In the meantime, Royal Caribbean has taken a number of other steps — in addition to reducing its carbon footprint — aimed at showing off its environmental consciousness. One of the most successful, and complicated, has involved recycling most of the millions of bottles and cans that are used on board in the course of a year. The problem, Fain explained, involved American health codes, because the bottles were considered a potential bacteria source if they were stored for the length of a typical cruise.

But Royal Caribbean devised a solution that involved constructing massive refrigerators — about half the size of the lecture hall where Fain was speaking — that stored the used bottles at a cold temperature, preventing bacteria growth while meeting the health requirements until a recycler picked them up in port.

“We take a lot of steps to reduce the environmental impact on the oceans, and so nothing basically leaves the ship,” said Fain. That also includes developing a wastewater treatment system that purifies water “to the point where the company’s engineers would feel comfortable drinking it.”

Fain said he believes that the extra effort Royal Caribbean puts into every area pays off in a high rate of return business. About 40% of its guests are new customers, while the remaining travelers are evenly divided between repeat guests and those who found other cruise lines wanting. That is critical, he explained, because in today’s market, word of mouth is becoming more important than traditional advertising. People “go to Google or to chat rooms and compare notes. Our satisfaction level is quite high.”

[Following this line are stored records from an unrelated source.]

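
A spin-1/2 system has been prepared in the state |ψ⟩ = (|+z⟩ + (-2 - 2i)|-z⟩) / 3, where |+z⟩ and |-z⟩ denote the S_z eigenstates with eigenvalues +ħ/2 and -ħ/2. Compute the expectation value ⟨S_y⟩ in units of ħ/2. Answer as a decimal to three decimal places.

⟨σ_y⟩ = 2 Im(a* b)/(|a|²+|b|²) with a = 1, b = (-2 - 2i).
a* b = (-2 - 2i), so ⟨σ_y⟩ = -4/9.
⟨S_y⟩ = (ħ/2)·⟨σ_y⟩.

-0.444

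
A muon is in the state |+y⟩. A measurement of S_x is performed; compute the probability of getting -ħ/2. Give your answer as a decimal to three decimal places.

0.500

In the S_z basis, |+y⟩ = (|↑⟩ + i|↓⟩)/√2 and |-x⟩ = (|↑⟩ - |↓⟩)/√2.
|⟨-x|+y⟩|² = 1/2.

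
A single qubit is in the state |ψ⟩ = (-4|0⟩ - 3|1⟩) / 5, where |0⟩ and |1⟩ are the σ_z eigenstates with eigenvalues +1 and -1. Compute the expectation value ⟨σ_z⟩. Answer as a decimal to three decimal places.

0.280

⟨σ_z⟩ = |a|² - |b|² divided by |a|²+|b|², with a, b the |0⟩, |1⟩ amplitudes.
= (16 - 9)/25 = 7/25.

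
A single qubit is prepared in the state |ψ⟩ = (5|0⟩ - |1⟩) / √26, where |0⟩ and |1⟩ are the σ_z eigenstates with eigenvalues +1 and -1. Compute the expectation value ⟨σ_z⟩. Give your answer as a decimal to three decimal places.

0.923

⟨σ_z⟩ = |a|² - |b|² divided by |a|²+|b|², with a, b the |0⟩, |1⟩ amplitudes.
= (25 - 1)/26 = 24/26.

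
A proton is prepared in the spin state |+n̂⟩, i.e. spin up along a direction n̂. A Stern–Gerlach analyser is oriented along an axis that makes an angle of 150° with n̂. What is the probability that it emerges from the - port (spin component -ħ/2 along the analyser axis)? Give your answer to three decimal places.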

Many of the problems facing a 21st century cruise line CEO could never have been predicted, but Fain has been helped by his ability to go with the flow. He said that while some close colleagues worked from elaborate, mapped-out career schemes, he simply followed his own compass and made the right choices when it was necessary. “I like to think that I did what I had to do to be successful,” he noted, “but I was also very happy to be in the right place at the right time.”